Glory. The offspring of the chaste is happy, (Calmet) and honourable: (Haydock) very different from that of adulterers. (Calmet) --- Bodily chastity is a great virtue; but purity of faith is more requisite to please God, being the foundation of all virtues. (Worthington)
Verse 2
Itself. Virtue extorts the esteem even of worldlings. Antiochus wept for Onias, 2 Machabees iv. 37. (Calmet) --- Sublatum ex oculis quærimus invidi. (Horace, iii. od. 24.) --- Conflicts. In the cause of continence. (Calmet)
Verse 3
Slips. Vitulamina, a word, to which the people were so habituated, that it could not be altered. (St. Augustine, de Doct. xii.) --- Yet some read better (Calmet) plantationes. (St. Bonaventure) (Lyranus) --- The offspring of the unchaste will not prosper, chap. iii. 16.
Verse 6
Beds. Literally, "sleep," somnis, Greek: upnon, chap. vii. 2. (Haydock) --- Whether the children live or die, they are a reproach to their parents, as those who see them enquire about their birth.
Verse 7
Death.
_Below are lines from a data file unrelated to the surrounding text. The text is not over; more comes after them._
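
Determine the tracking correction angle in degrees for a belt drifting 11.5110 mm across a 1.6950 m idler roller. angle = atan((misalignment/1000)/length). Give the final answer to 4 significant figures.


misalign_m = 11.5110 / 1000 = 0.011511 m
angle = atan(0.011511 / 1.6950)
angle = 0.3891 deg


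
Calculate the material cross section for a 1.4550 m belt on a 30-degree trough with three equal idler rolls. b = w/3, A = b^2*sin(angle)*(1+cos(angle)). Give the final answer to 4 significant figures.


b = 1.4550/3 = 0.485 m
A = 0.485^2 * sin(30 deg) * (1 + cos(30 deg))
A = 0.2195 m^2


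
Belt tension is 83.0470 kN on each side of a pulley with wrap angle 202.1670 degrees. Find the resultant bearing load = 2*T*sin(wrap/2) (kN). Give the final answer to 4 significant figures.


F = 2 * 83.0470 * sin(202.1670/2 deg)
F = 163.0 kN


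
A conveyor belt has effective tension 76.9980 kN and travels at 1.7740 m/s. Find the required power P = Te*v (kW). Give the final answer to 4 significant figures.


P = Te * v = 76.9980 * 1.7740
P = 136.6 kW


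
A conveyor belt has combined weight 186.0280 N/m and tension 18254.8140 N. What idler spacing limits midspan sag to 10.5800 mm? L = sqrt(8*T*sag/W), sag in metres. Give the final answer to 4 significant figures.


sag = 10.5800/1000 = 0.010580 m
L = sqrt(8 * 18254.8140 * 0.010580 / 186.0280)
L = 2.882 m


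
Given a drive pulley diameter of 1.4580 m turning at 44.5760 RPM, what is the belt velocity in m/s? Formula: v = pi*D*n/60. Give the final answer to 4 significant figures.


v = pi * 1.4580 * 44.5760 / 60
v = 3.403 m/s


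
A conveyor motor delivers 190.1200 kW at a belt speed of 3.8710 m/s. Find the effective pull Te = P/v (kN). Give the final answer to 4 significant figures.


Te = P / v = 190.1200 / 3.8710
Te = 49.11 kN


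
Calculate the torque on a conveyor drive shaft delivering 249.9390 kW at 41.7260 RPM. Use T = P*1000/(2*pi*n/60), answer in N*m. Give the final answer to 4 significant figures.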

He is always ready; but dies in his youth. (Calmet) --- Whenever death comes, it is for his advantage, and if he depart in his youth, his immaculate life is to be preferred before the old age of the wicked, ver. 16. (Worthington)
Verse 11
Away. Like Henoch, Genesis v. 24., and Hebrews xi. 5. (Calmet) --- "Bad conversations corrupt the best manners," 1 Corinthians xv. 33., and Isaias lvii. 1. But could not God have supported the just under temptation? Undoubtedly. His judgments are unsearchable. (St. Augustine, de Præd. xiv.) (Calmet) --- The holy doctor thence proves, that those who die in a just state, might have forfeited it, if they had lived longer. God knew this possibility, and that it would not take place, and his foreknowledge agrees with man's free-will, which some, inclining to Pelagianism, would controvert. They objected to this authority: and he was therefore obliged to prove that the book of Wisdom is canonical. (Ibid.[St. Augustine, de Præd. xiv.?]) (Worthington)
Verse 12
Bewitching. Thus the pleasures and goods of the world are well described. For as fascination consists in a delusion of the people, who suppose that their senses are deceived by vain appearances; so it is the mistake of worldlings to believe that the objects of their desires are real goods, and contain no danger.
Verse 18
CHAPTER IV.
Verse 19
Speechless. The damned shall have no excuse, being condemned by their own conscience, (Worthington) which shall be instead of a thousand witnesses. (Menochius) --- In three words, three different punishments are specified.